Alcorn Kicks Off Re-election Bid

Alcorn Kicks Off Re-election Bid

Incumbent on the Fairfax County Board of Supervisors, Hunter Mill District gets enthusiastic kickoff.

Walter Alcorn (D) launched his 2023 Fairfax County Board of Supervisors re-election campaign at the Reston YMCA on Feb. 25, surrounded by Democratic-elected officials present and past as well as supporters.

Chairman Jeff McKay of the Fairfax County Board of Supervisors spoke first. “Our values are at stake in this election. … We need to make certain that Walter gets returned to the board because he has a long history of involvement in this community and passion for these issues that we've been able to get across the finish line.”

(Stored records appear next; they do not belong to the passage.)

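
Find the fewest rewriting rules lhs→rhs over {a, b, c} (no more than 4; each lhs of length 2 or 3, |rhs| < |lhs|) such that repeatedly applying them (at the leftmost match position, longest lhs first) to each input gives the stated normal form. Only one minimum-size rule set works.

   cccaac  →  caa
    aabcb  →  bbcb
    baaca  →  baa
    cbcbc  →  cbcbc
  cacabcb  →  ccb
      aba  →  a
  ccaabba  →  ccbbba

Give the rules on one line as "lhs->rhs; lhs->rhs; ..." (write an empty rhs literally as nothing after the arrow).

  | cccaac => caaac => caa
  | aabcb => bbcb
  | baaca => baa
  | cbcbc

aab->bb; ab->; ac->; ccc->ca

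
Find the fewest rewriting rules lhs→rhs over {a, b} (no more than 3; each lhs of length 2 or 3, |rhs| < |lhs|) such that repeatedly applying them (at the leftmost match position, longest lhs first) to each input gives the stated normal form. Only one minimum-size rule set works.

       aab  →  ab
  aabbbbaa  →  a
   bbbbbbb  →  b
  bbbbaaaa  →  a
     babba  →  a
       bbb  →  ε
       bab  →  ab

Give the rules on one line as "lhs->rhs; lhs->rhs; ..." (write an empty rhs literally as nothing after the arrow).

aa->a; ba->a; bbb->

  | aab => ab
  | aabbbbaa => abbbbaa => abaa => aaa => aa => a
  | bbbbbbb => bbbb => b
  | bbbbaaaa => baaaa => aaaa => aaa => aa => a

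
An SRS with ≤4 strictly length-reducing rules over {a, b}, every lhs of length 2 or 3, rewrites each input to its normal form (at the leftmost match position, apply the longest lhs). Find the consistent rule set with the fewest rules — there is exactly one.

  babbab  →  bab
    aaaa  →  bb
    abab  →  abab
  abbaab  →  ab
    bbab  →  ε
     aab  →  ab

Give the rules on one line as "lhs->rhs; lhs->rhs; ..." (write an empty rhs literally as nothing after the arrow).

  | babbab => bab
  | aaaa => baa => bb
  | abab
  | abbaab => aab => ab

aa->b; aab->ab; abb->; bba->ab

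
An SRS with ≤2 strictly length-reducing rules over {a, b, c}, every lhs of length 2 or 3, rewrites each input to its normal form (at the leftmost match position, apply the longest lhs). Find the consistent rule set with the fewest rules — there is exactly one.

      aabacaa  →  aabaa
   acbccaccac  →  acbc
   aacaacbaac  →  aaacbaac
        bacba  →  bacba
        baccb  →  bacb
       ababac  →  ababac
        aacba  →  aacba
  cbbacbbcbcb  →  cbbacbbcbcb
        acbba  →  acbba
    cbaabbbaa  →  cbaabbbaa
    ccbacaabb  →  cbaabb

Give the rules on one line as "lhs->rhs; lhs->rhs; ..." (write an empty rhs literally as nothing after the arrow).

  | aabacaa => aabaa
  | acbccaccac => acbcaccac => acbccac => acbcac => acbc
  | aacaacbaac => aaacbaac
  | bacba

ca->; cc->c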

“This is a chance for Fairfax County to once again lead not only the Commonwealth of Virginia but the rest of the country to show that Democrats are back, progressive policy is working.”

— Mark Keam

McKay rattled off the accomplishments to the standing-room only-crowd that included guest speaker U.Sl Rep. Gerry Connolly (D-11), Mark Keam, deputy assistant secretary, U.S. Department of Commerce and former member of the House of Delegates; Steve Descano, Fairfax County Commonwealth Attorney; county supervisors and school board members and supporters. Kathrine K. Hanley, former chairman of the Board of Supervisors and Providence District supervisor, attended, as did many Democratic candidates running in the upcoming elections.

McKay told of Alcorn’s support for the “4,000 new affordable housing units in the pipeline … the Human Rights Campaign for how we treat our LGBTQ communities … fighting climate change … (and) expanded voting access.”

“We need to send a signal in Hunter Mill District, to the rest of the county, how much you support your Supervisor Walter, but how much we're going to turn out the vote and make sure all Democrats across this county win in November,” McKay said.

After the 2019 election, Keam said Virginians built a strong coalition, and progressive movement focused on children, energy, and the environment. Democrats passed many bills, including adding Virginia as a RGGI state to control carbon emissions, supporting schools, funding teachers and public employees, increasing the minimum wage, and more.

“At the 2023 November (election), which is coming up, as well as June [primary] for many of you in this room … This is a chance for Fairfax County to once again lead not only the Commonwealth of Virginia but the rest of the country to show that Democrats are back, progressive policy is working.”

Keam said the Alcorn had been part of every accomplishment he mentioned. “He has been the greatest champion … He’s done a fantastic job making sure your voice is heard,” said Keam. “That’s why I’m here to support him,” said Keam.

Connolly said, “When we find somebody who brings values and commitment, and personal empathy and caring to public life, we ought to reward that.” 

“Local government works in Fairfax County,“ said Connolly. “We are so lucky to have Walter Alcorn and the character he brings to the job representing us before the Board of Supervisors.

Alcorn explained how local government to him is the most important level of government. “That’s why I do this,” Alcorn said. He added that folks know the people making the decisions at the local level. “That’s when you get the best government, at least when you elect the right people,” Alcorn said.

Alcorn said he wanted the community involved in land use decisions. 

“[Reston’s] comprehensive plan should include equity in an explicit way and should include community health in an explicit way,” Alcorn said. 

Alcorn said in the first campaign that when it came down to Reston’s two golf courses, he would listen to the community surrounding the course. He did that. On the county level, he supported the behavioral health model, “where if someone is having a mental health crisis, we don’t always send a police officer with a gun and a taser,” Alcorn said. Instead, people who are trained specifically in mental health crisis intervention respond. He told of fully funding FCPS and pushing for “Charge Up Fairfax” plug-in charging facilities at locations with private garages and how that “is a real challenge; is not easy.”

“Remember that on election day, and actually even before election day, make sure you get out to vote, tell your neighbors, talk to them now, basically lay the groundwork now because we've got to get out [to vote].”